In den vergangenen Jahren gab es zwar immer wieder Bestrebungen, freie Gewerkschaften zu gründen. Doch die AktivistInnenen wurden verhaftet, manche auch gefoltert. Ein Extrembeispiel ist Mansur Ossan-Lou von der Unabhängigen Gewerkschaft der Verkehrsbetriebe Teherans: Ihm wurde in der Untersuchungshaft die Zunge geschlitzt. Man hatte ihm gedroht, die Zunge abzuschneiden, sollte er wieder laut protestieren.
Kritik wird lauter
Doch auch solche brutalen Repressalien konnten die Forderungen der ArbeiterInnen nicht aus der Welt schaffen. Deren enorme Probleme sind dieser Tage aktuelles Thema in den iranischen Medien. Dabei äußert sich auch der Wunsch nach unabhängigen Gewerkschaften wieder öfter.
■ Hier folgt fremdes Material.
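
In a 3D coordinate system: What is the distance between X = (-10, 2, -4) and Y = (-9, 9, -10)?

d = √[(x₂-x₁)² + (y₂-y₁)² + (z₂-z₁)²]
  = √[1² + 7² + (-6)²]
  = √[1 + 49 + 36]
  = √86
  ≈ 9.274

9.274


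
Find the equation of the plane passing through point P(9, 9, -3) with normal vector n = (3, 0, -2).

The plane through P with normal n = (a, b, c) satisfies n·(r - P) = 0,
i.e. ax + by + cz = a·x₀ + b·y₀ + c·z₀.
d = 3·9 + 0·9 + (-2)·(-3)
  = 27 + 0 + 6
  = 33
Equation: 3x - 2z = 33

3x - 2z = 33


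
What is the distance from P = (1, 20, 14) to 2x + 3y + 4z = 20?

distance = |a·x₀ + b·y₀ + c·z₀ - d| / √(a² + b² + c²)
  = |2·1 + 3·20 + 4·14 - 20| / √(2² + 3² + 4²)
  = |2 + 60 + 56 - 20| / √(4 + 9 + 16)
  = |98| / √29
  = 98 / 5.385
  ≈ 18.2

18.2


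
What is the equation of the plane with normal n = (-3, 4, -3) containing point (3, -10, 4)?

The plane through P with normal n = (a, b, c) satisfies n·(r - P) = 0,
i.e. ax + by + cz = a·x₀ + b·y₀ + c·z₀.
d = (-3)·3 + 4·(-10) + (-3)·4
  = -9 - 40 - 12
  = -61
Equation: -3x + 4y - 3z = -61

-3x + 4y - 3z = -61


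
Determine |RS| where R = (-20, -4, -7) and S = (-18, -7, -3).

d = √[(x₂-x₁)² + (y₂-y₁)² + (z₂-z₁)²]
  = √[2² + (-3)² + 4²]
  = √[4 + 9 + 16]
  = √29
  ≈ 5.385

5.385


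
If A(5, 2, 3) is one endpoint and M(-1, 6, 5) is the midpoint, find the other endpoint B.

B = 2M - A
  = (2·(-1) - 5, 2·6 - 2, 2·5 - 3)
  = (-2 - 5, 12 - 2, 10 - 3)
  = (-7, 10, 7)

(-7, 10, 7)


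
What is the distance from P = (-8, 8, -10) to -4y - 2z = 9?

distance = |a·x₀ + b·y₀ + c·z₀ - d| / √(a² + b² + c²)
  = |0·(-8) + (-4)·8 + (-2)·(-10) - 9| / √(0² + (-4)² + (-2)²)
  = |0 - 32 + 20 - 9| / √(0 + 16 + 4)
  = |-21| / √20
  = 21 / 4.472
  ≈ 4.696

4.696


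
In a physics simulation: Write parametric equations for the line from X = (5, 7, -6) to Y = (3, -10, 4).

Direction vector d = Y - X = (3 - 5, -10 - 7, 4 + 6) = (-2, -17, 10)
Parametric form r = X + t·d:
x = 5 - 2t, y = 7 - 17t, z = -6 + 10t

x = 5 - 2t, y = 7 - 17t, z = -6 + 10t


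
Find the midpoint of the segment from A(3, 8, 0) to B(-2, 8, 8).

M = ((x₁+x₂)/2, (y₁+y₂)/2, (z₁+z₂)/2)
  = ((3 - 2)/2, (8 + 8)/2, (0 + 8)/2)
  = (1/2, 16/2, 8/2)
  = (0.5, 8, 4)

(0.5, 8, 4)


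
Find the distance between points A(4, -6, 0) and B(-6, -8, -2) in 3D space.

d = √[(x₂-x₁)² + (y₂-y₁)² + (z₂-z₁)²]
  = √[(-10)² + (-2)² + (-2)²]
  = √[100 + 4 + 4]
  = √108
  ≈ 10.39

10.39


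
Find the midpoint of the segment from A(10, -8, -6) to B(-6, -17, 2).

M = ((x₁+x₂)/2, (y₁+y₂)/2, (z₁+z₂)/2)
  = ((10 - 6)/2, (-8 - 17)/2, (-6 + 2)/2)
  = (4/2, -25/2, -4/2)
  = (2, -12.5, -2)

(2, -12.5, -2)


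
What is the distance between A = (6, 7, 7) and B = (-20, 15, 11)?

d = √[(x₂-x₁)² + (y₂-y₁)² + (z₂-z₁)²]
  = √[(-26)² + 8² + 4²]
  = √[676 + 64 + 16]
  = √756
  ≈ 27.5

27.5


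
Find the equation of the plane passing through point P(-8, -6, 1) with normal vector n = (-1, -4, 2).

The plane through P with normal n = (a, b, c) satisfies n·(r - P) = 0,
i.e. ax + by + cz = a·x₀ + b·y₀ + c·z₀.
d = (-1)·(-8) + (-4)·(-6) + 2·1
  = 8 + 24 + 2
  = 34
Equation: -x - 4y + 2z = 34

-x - 4y + 2z = 34


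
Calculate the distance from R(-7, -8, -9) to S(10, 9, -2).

d = √[(x₂-x₁)² + (y₂-y₁)² + (z₂-z₁)²]
  = √[17² + 17² + 7²]
  = √[289 + 289 + 49]
  = √627
  ≈ 25.04

25.04


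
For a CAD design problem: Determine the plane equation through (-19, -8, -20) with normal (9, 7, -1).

The plane through P with normal n = (a, b, c) satisfies n·(r - P) = 0,
i.e. ax + by + cz = a·x₀ + b·y₀ + c·z₀.
d = 9·(-19) + 7·(-8) + (-1)·(-20)
  = -171 - 56 + 20
  = -207
Equation: 9x + 7y - z = -207

9x + 7y - z = -207


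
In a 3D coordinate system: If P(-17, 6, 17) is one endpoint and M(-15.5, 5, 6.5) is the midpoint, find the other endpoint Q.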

Viele AktivistInnen erwarten vom neuen iranischen Präsidenten Hassan Rouhani, sein im Wahlkampf gegebenes Versprechen einzuhalten und den Arbeitern die Gründung unabhängiger Gewerkschaften zu ermöglichen.
Immerhin: Die neue Regierung hat für die etwa 12 Millionen ArbeiterInnen des Landes den Mindestlohn um 18 Prozent erhöht. Doch Experten schätzen die Inflationsrate allein in den kommenden zehn Monaten auf etwa 40 Prozent. Damit wäre auch diese Lohnerhöhung nicht ausreichend.